Amazon signed a 10-year lease at the Eastpoint Distribution Center in Dallas, according to a release from Dalfen Industrial. The 419,626-square-feet center is located in east Dallas directly across from the Union Pacific intermodal yard. Amazon began occupying the entire facility Sept. 1.

The Dallas Morning News recently reported that Amazon will occupy a 465,450-square-foot facility at Hunt Southwest’s Interstate Crossing development in Fort Worth.

Mexico auto industry preparing for coronavirus impact

The coronavirus in China has not yet affected the import of auto parts for Mexico’s automotive industry, according to several of the country’s top industry officials.

Alberto Bustamante González, director of foreign trade for Mexico’s National Auto Parts Industry Association (INA), said the coronavirus has not caused any shortages of auto parts or disrupted the supply chain yet.

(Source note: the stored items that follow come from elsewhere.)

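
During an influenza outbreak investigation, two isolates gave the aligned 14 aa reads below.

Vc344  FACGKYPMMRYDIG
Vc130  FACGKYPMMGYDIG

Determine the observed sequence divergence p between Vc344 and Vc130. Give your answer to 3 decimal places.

0.071

A single mismatch occurs at site 10 (R→G).
There are 1 differences over 14 sites, so p = 1/14 = 0.071.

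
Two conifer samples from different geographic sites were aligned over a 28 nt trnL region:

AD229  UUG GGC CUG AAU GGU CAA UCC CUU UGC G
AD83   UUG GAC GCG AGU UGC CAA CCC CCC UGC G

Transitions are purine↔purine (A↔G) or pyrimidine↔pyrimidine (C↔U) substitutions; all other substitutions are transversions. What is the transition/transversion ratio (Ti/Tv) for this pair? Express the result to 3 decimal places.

3.500

Differing sites — 5:G/A (Ti); 7:C/G (Tv); 8:U/C (Ti); 11:A/G (Ti); 13:G/U (Tv); 15:U/C (Ti); 19:U/C (Ti); 23:U/C (Ti); 24:U/C (Ti).
Of the 9 differences, 7 transitions and 2 transversions, so Ti/Tv = 7/2 = 3.500.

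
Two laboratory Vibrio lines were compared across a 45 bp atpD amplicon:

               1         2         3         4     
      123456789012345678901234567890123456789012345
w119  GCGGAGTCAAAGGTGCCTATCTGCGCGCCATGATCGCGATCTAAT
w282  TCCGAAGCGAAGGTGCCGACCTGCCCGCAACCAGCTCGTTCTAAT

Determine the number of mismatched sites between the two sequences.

The sequences differ at positions 1 (G/T), 3 (G/C), 6 (G/A), 7 (T/G), 9 (A/G), 18 (T/G), 20 (T/C), 25 (G/C), 29 (C/A), 31 (T/C), 32 (G/C), 34 (T/G), 36 (G/T), 39 (A/T).
That gives 14 mismatches out of 45 aligned sites, so the Hamming distance is 14.

14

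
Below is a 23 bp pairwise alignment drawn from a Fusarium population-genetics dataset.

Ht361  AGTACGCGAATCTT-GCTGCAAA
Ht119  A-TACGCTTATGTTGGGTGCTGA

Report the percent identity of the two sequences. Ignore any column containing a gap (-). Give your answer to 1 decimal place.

71.4%

Excluding the 2 gap columns leaves 21 comparable sites.
Differing sites — 8:G/T; 9:A/T; 12:C/G; 17:C/G; 21:A/T; 22:A/G.
15 of the 21 comparable sites match, so the percent identity is 15/21 × 100 = 71.4%.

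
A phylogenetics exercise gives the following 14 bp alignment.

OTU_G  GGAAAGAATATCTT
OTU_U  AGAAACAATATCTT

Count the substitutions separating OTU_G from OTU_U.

2

The sequences differ at positions 1 (G/A), 6 (G/C).
That gives 2 mismatches out of 14 aligned sites, so the Hamming distance is 2.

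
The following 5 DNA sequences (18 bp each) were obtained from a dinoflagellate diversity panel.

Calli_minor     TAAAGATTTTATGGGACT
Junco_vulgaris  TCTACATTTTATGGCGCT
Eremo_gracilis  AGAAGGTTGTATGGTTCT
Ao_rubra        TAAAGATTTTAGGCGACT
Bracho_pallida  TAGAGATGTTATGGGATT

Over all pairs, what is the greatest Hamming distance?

9

Pairwise Hamming distances:
  Calli_minor vs Junco_vulgaris: 5
  Calli_minor vs Eremo_gracilis: 6
  Calli_minor vs Ao_rubra: 2
  Calli_minor vs Bracho_pallida: 3
  Junco_vulgaris vs Eremo_gracilis: 8
  Junco_vulgaris vs Ao_rubra: 7
  Junco_vulgaris vs Bracho_pallida: 7
  Eremo_gracilis vs Ao_rubra: 8
  Eremo_gracilis vs Bracho_pallida: 9
  Ao_rubra vs Bracho_pallida: 5
The largest is 9, between Eremo_gracilis and Bracho_pallida.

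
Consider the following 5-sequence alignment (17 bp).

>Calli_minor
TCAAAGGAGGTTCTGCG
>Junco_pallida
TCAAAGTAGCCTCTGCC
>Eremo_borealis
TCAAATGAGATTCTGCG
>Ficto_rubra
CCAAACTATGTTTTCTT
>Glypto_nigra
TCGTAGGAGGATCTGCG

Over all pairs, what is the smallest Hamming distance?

Pairwise Hamming distances:
  Calli_minor vs Junco_pallida: 4
  Calli_minor vs Eremo_borealis: 2
  Calli_minor vs Ficto_rubra: 8
  Calli_minor vs Glypto_nigra: 3
  Junco_pallida vs Eremo_borealis: 5
  Junco_pallida vs Ficto_rubra: 9
  Junco_pallida vs Glypto_nigra: 6
  Eremo_borealis vs Ficto_rubra: 9
  Eremo_borealis vs Glypto_nigra: 5
  Ficto_rubra vs Glypto_nigra: 11
The smallest is 2, between Calli_minor and Eremo_borealis.

2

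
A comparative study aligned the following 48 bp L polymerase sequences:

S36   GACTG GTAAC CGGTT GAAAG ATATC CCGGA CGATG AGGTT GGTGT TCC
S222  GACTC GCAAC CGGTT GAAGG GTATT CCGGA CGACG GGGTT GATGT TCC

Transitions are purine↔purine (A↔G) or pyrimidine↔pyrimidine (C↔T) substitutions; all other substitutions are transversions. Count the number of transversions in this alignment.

1

Differing sites — 5:G/C (Tv); 7:T/C (Ti); 19:A/G (Ti); 21:A/G (Ti); 25:C/T (Ti); 34:T/C (Ti); 36:A/G (Ti); 42:G/A (Ti).
Of the 8 differences, 7 transitions and 1 transversion, so the answer is 1.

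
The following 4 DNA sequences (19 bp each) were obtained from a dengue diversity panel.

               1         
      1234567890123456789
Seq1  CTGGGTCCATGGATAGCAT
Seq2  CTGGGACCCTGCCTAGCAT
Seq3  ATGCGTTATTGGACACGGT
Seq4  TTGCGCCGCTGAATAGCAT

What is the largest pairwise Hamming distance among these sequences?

12

Pairwise Hamming distances:
  Seq1 vs Seq2: 4
  Seq1 vs Seq3: 9
  Seq1 vs Seq4: 6
  Seq2 vs Seq3: 12
  Seq2 vs Seq4: 6
  Seq3 vs Seq4: 10
The largest is 12, between Seq2 and Seq3.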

González’s comments came during a joint press conference in Mexico City with the INA, officials from the Mexican Association of Automobile Dealers, the Mexican Automotive Industry Association (AMIA) and the research firm IHS Markit.

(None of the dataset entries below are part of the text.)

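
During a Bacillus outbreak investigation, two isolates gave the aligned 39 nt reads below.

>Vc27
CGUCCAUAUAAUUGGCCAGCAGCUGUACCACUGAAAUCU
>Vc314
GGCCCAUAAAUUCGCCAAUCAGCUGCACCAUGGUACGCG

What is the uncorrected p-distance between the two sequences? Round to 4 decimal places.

Differing sites — 1:C/G; 3:U/C; 9:U/A; 11:A/U; 13:U/C; 15:G/C; 17:C/A; 19:G/U; 26:U/C; 31:C/U; 32:U/G; 34:A/U; 36:A/C; 37:U/G; 39:U/G.
There are 15 differences over 39 sites, so p = 15/39 = 0.3846.

0.3846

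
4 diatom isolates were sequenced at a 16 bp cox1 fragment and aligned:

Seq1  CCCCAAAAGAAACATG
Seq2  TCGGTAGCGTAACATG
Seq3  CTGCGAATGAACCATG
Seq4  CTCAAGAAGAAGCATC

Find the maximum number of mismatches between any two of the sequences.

11

Pairwise Hamming distances:
  Seq1 vs Seq2: 7
  Seq1 vs Seq3: 5
  Seq1 vs Seq4: 5
  Seq2 vs Seq3: 8
  Seq2 vs Seq4: 11
  Seq3 vs Seq4: 7
The largest is 11, between Seq2 and Seq4.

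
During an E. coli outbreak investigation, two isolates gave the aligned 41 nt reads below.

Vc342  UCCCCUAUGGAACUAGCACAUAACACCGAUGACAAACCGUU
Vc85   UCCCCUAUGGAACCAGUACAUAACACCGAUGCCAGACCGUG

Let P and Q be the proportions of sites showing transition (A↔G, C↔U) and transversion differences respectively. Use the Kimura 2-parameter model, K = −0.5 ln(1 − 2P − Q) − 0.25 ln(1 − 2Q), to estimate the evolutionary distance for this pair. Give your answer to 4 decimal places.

0.1342

Mismatches occur at site 14 (U↔C, transition), site 17 (C↔U, transition), site 32 (A↔C, transversion), site 35 (A↔G, transition), site 41 (U↔G, transversion).
Of the 5 differences, 3 transitions and 2 transversions over 41 sites: P = 3/41 = 0.073171, Q = 2/41 = 0.048780.
d = −0.5·ln(0.804878) − 0.25·ln(0.902440) = −0.5·(-0.217065) − 0.25·(-0.102653) = 0.1342.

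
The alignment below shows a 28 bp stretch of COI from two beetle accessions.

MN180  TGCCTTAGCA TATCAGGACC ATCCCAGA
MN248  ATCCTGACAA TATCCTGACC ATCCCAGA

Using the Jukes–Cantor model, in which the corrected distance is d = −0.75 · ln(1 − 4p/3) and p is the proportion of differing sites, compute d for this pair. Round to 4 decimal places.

0.3041

Differing sites — 1:T/A; 2:G/T; 6:T/G; 8:G/C; 9:C/A; 15:A/C; 16:G/T.
p = 7/28 = 0.250000.
d = −0.75 · ln(1 − (4/3)·0.250000) = −0.75 · ln(0.666667) = −0.75 · (-0.405465) = 0.3041.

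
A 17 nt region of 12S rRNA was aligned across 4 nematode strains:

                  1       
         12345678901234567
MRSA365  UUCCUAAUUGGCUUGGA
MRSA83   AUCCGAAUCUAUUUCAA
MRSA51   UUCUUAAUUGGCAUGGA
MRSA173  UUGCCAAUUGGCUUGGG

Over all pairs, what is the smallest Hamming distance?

2

Pairwise Hamming distances:
  MRSA365 vs MRSA83: 8
  MRSA365 vs MRSA51: 2
  MRSA365 vs MRSA173: 3
  MRSA83 vs MRSA51: 10
  MRSA83 vs MRSA173: 10
  MRSA51 vs MRSA173: 5
The smallest is 2, between MRSA365 and MRSA51.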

To date, “imports of components and auto parts, mostly electronics, from China have not stopped,” González said, adding the industry is ready to replace up to 80% of those Chinese imports with parts from Canada and the United States.

Guido Vildozo of IHS Markit said if Chinese auto plants cease operations for an indefinite amount of time, the effects would be felt across North America within 15 days, affecting supply chains around the world.

The Chinese government has publicly recommended that companies cease or postpone operations to prevent the spread of the coronavirus among workers.

Mexico imported about $8 billion in Chinese auto parts during 2019, representing 14.5% of total imports made by the Mexican automotive sector, according to the officials.

More than 1,500 auto parts manufacturing companies operate in Mexico, including 19% in the state of Coahuila, 14%, in the state of Chihuahua and 9% in each Guanajuato and Nuevo León, according to the Mexican Association of the Automotive Industry.

The other 49% of auto parts manufacturers and research centers are spread out across Mexico in Querétaro, Guadalajara, Toluca, Mexico City, Puebla, San Luis Potosí and Ciudad Juárez.

Port Houston container volume spikes in January

Container activity at Port Houston was up 25% in January compared to the same period a year ago, marking a significant increase to begin the new year.

A total of 268,773 twenty-foot equivalent units (TEUs) moved across Port Houston’s docks in January, compared to 214,952 TEUs in January 2019.

The increase in container units comes after a record-setting year in 2019, when Port Houston saw an increase of 11% for the year. It was the 18th consecutive year of container growth at Port Houston.

“Expansion of the Houston Ship Channel and investments in our landside marine terminals are our top priorities,” Roger Guenther, the port’s executive director, said in a release. “Our commitment to performing at the highest level possible at all times ensures we always deliver value to our regional exporters and importers.”

Port Houston is the biggest container port in the U.S. Gulf of Mexico, handling nearly 70% of the containers moving through the gulf.